Na Sexta-feira passada, no final de mais uma Assembleia Municipal, proporcionou-se à entrada deste edifício uma momentânea tertúlia que versava acerca das responsabilidades do estado a que isto chegou, da falta cada vez maior que temos dos senadores da democracia e da urgência e dificuldade na criação de novos senadores que guiem as novas gerações.
Para quem, como eu, que militou na Juventude Centrista, ou Gerações Populares e agora Juventude Popular, teve como farol inspirador, um dos maiores parlamentares da história da democracia portuguesa: Adelino Amaro da Costa.

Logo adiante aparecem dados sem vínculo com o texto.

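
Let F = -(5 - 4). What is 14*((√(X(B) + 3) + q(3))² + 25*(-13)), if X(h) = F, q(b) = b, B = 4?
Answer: -4396 + 84*√2 ≈ -4277.2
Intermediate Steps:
F = -1 (F = -1*1 = -1)
X(h) = -1
14*((√(X(B) + 3) + q(3))² + 25*(-13)) = 14*((√(-1 + 3) + 3)² + 25*(-13)) = 14*((√2 + 3)² - 325) = 14*((3 + √2)² - 325) = 14*(-325 + (3 + √2)²) = -4550 + 14*(3 + √2)²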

Adelino Amaro da Costa, que nos dizia que a Juventude não é instalada, deixou-nos uma forma de fazer política baseada no serviço. O serviço aos outros e nos outros, especialmente os mais desfavorecidos, o serviço ao país.
Ao aprofundar um pouco mais o seu percurso deparei-me com um dos seus discursos. A leitura que vos proponho é proferida há 35 anos. Infelizmente a análise poderia ser feita nos dias de hoje.

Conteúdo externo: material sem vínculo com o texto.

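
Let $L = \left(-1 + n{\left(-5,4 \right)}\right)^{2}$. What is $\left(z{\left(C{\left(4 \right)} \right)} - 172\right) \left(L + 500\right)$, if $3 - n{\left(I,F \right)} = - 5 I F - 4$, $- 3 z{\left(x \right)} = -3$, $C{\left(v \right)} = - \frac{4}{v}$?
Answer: $-1596456$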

“Sem pretender dar um mote a esta sessão, também começarei dizendo que estamos sob o signo das sombras que se desenham sobre a vida dos Portugueses, mas também com a esperança que nos anima quanto ao futuro da democracia em Portugal.
São, na verdade, muitas as sombras que se projectam no nosso futuro. Muitas delas relacionam-se directamente, e cada vez mais, com a situação económica.

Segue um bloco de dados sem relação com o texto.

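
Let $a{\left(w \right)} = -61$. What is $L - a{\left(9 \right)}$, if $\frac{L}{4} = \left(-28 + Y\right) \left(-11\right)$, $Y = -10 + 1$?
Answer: $1689$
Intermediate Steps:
$Y = -9$
$L = 1628$ ($L = 4 \left(-28 - 9\right) \left(-11\right) = 4 \left(\left(-37\right) \left(-11\right)\right) = 4 \cdot 407 = 1628$)
$L - a{\left(9 \right)} = 1628 - -61 = 1628 + 61 = 1689$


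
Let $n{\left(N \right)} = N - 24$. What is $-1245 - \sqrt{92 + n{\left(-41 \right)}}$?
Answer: $-1245 - 3 \sqrt{3} \approx -1250.2$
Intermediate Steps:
$n{\left(N \right)} = -24 + N$ ($n{\left(N \right)} = N - 24 = -24 + N$)
$-1245 - \sqrt{92 + n{\left(-41 \right)}} = -1245 - \sqrt{92 - 65} = -1245 - \sqrt{27} = -1245 - 3 \sqrt{3}$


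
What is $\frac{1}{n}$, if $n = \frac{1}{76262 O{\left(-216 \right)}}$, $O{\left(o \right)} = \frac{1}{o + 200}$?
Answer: $- \frac{38131}{8} \approx -4766.4$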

Não tenhamos ilusões: o problema económico português continua a ser, e sobretudo, um problema político.
Desde logo, uma primeira e importante questão interessa colocar: como pode haver recuperação económica sem a necessária estabilidade e coerência governamental.
É fácil compreender que o Governo não tenha sido capaz de formular, em concreto, uma política económica. Porque se o Governo tem uma política económica, nós não sabemos qual seja.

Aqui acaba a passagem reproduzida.